Stevens-Johnson Syndrome and Erythema Multiforme Induced by Imiquimod 5% Cream.

Abstract

Introduction: Topical imiquimod is a safe and effective treatment for actinic keratoses, superficial basal cell carcinomas, and anogenital warts. The treatment is commonly associated with local inflammatory reactions, while systemic side effects are rare and generally mild. Only few cases of erythema multiforme and Stevens-Johnson syndrome have been described in association with topical imiquimod application.

Objective: We present a narrative review of the existing cases of erythema multiforme and Stevens- Johnson syndrome reported in the literature, analyzing the clinical appearance, the histology, and the treatment of the lesions.

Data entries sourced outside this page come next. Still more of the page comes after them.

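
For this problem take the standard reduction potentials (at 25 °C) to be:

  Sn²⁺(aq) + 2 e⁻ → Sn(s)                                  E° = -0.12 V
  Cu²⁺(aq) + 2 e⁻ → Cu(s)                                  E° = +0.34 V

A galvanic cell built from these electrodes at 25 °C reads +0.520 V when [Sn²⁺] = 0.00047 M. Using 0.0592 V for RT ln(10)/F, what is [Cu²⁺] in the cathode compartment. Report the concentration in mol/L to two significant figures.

Cu²⁺/Cu is the cathode, Sn²⁺/Sn the anode: E°cell = +0.46 V, n = 2.
Overall reaction: Cu²⁺(aq) + Sn(s) → Cu(s) + Sn²⁺(aq); Q = [Sn²⁺]^1/[Cu²⁺]^1.
From E = E° − (0.0592/n) log Q: log Q = (E° − E)·n/0.0592 = (+0.46 − (+0.520))·2/0.0592 = -2.0270.
So 1·log[Cu²⁺] = 1·log(0.00047) − log Q = -3.3279 − (-2.0270) = -1.3009; [Cu²⁺] = 10^(-1.3009) ≈ 0.050 M.

0.050 M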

Method: Twenty-one articles were retrieved. All the sourced articles were full-text reviewed to ensure that the contents were relevant to the study, which resulted in the exclusion of 10 articles.

Results: Nine case of erythema multiforme were reported, characterized by cutaneous rash, bullae, crusting, and erosive and targetoid lesions, mainly located at the extremities. Mucosal involvement and systemic symptoms were present in five and in three cases, respectively. Three cases of Stevens-Johnson syndrome were associated with topical imiquimod. In all cases, the authors reported targetoid lesions and areas of erosion affecting trunk and limbs, associated with systemic symptoms, and, in two cases, with mucosal erosions.

Conclusions: We hypothesize a possible role of interferon-γ, a cytokine involved in the pathogenesis of both herpes-associated erythema multiforme and Stevens-Johnson syndrome, which is released in response to the administration of imiquimod.